- Native name: Ἀμεινίας
- Born: Pallene or Decelea or Eleusis
- Allegiance: Athens
- Rank: Trireme commander
- Conflicts: Battle of Artemisium; Battle of Salamis;
- Awards: Judged to have been the bravest (together with Eumenes) among all the Athenians at the battle of Salamis.
- Relations: Aeschylus (brother); Cynaegirus (brother); Euphorion (father); Philopatho (sister); Philocles (nephew);

= Ameinias of Athens =

5th-century BC Athenian naval commander

Ameinias or Aminias (Ἀμεινίας) was
a trireme (τριήρης) commander, or trierarch (τριήραρχος), who distinguished himself at the battle of Salamis. Herodotus writes that Ameinias was from the Attic deme of Pallene, while Plutarch writes that he was from Decelea. Diodorus Siculus, perhaps following Ephorus, notes that he is the younger brother of the playwright Aeschylus, which would make his deme Eleusis. This is supported by an anonymous life of Aeschylus. The tenth-century Suda notes that Aeschylus had a brother Amenias who fought at Marathon with his brothers, but does not further identify him with the trierarch. The three claims cannot be reconciled easily, and it is likely that two or more men have been conflated by the sources.

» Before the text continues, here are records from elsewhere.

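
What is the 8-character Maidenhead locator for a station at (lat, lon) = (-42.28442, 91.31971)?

NE57pr81

Shift to the Maidenhead origin (180°W, 90°S): lon 271.31971, lat 47.71558.
Field: 271.31971/20 → 13 → N, 47.71558/10 → 4 → E; chars NE.
Square: 11.31971/2 → 5, 7.71558/1 → 7; chars 57.
Subsquare: 1.31971/0.0833333 → 15 → p, 0.71558/0.0416667 → 17 → r; chars pr.
Extended square: 0.06971/0.00833333 → 8, 0.00725/0.00416667 → 1; chars 81.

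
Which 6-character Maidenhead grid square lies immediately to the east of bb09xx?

BB19ax

Longitude subsquare x = 23; +1 → 24, wraps to 0 = a, carry into square.
Longitude square 0; +1 → 1.
The latitude characters are unchanged.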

If he was the younger brother of Aeschylus, his father would be Euphorion. He also had a sister, named Philopatho, who was the mother of the Athenian tragic poet Philocles. His brother Aeschylus also fought at Salamis.

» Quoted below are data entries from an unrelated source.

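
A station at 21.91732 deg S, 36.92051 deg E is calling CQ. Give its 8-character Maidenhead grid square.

Shift to the Maidenhead origin (180°W, 90°S): lon 216.92051, lat 68.08268.
Field: lon ⌊216.92051/20⌋ = 10 → K; lat ⌊68.08268/10⌋ = 6 → G.
Square: lon ⌊16.92051/2⌋ = 8; lat ⌊8.08268/1⌋ = 8.
Subsquare: lon ⌊0.92051/0.0833333⌋ = 11 → l; lat ⌊0.08268/0.0416667⌋ = 1 → b.
Extended square: lon ⌊0.00384/0.00833333⌋ = 0; lat ⌊0.04101/0.00416667⌋ = 9.

KG88lb09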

According to Diodorus Siculus, Ameinias was the first to ram the flagship of the Persians, sinking it and killing the admiral. Herodotus writes that Athenians claim the engagement started when Ameinias rammed an enemy vessel and his men could not disentangle it, so the other Greek ships joined battle to assist, but the Aeginetans say that one of their ships was the first to attack the Persian fleet.
He also pursued the ship of Artemisia, and she escaped by ramming and sinking the ship of her ally Damasithymos. When Ameinias saw that he thought that her ship was Greek and he changed the direction of his Trireme to chase other Persian ships.

Herodotus believed that Ameinias didn't know that Artemisia was on the ship because otherwise he would not have ceased his pursuit until either he had captured her or had been captured himself because orders had been given to the Athenian captains. Moreover, a prize had been offered of ten thousand drachmas for the man who should take her alive, since they thought it intolerable that a woman should lead an expedition against Athens.

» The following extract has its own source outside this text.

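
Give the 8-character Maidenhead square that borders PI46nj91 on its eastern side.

Longitude extended square 9; +1 → 10, wraps to 0, carry into subsquare.
Longitude subsquare n = 13; +1 → 14 = o.
The latitude characters are unchanged.

PI46oj01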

In addition, according to Plutarch, Ameinias and Socles of Paeania killed Ariamenes (Herodotus says that his name was Ariabignes), brother of Xerxes and admiral of the Persian navy. When Ariamenes attempted to board their ship, they hit him with their spears and thrust him into the sea.

Ameinias and Eumenes of Anagyrus were judged to have been the bravest on this occasion among all the Athenians. Aelian mentions that Ameinias prevented the condemnation of his brother Aeschylus by the Areopagus.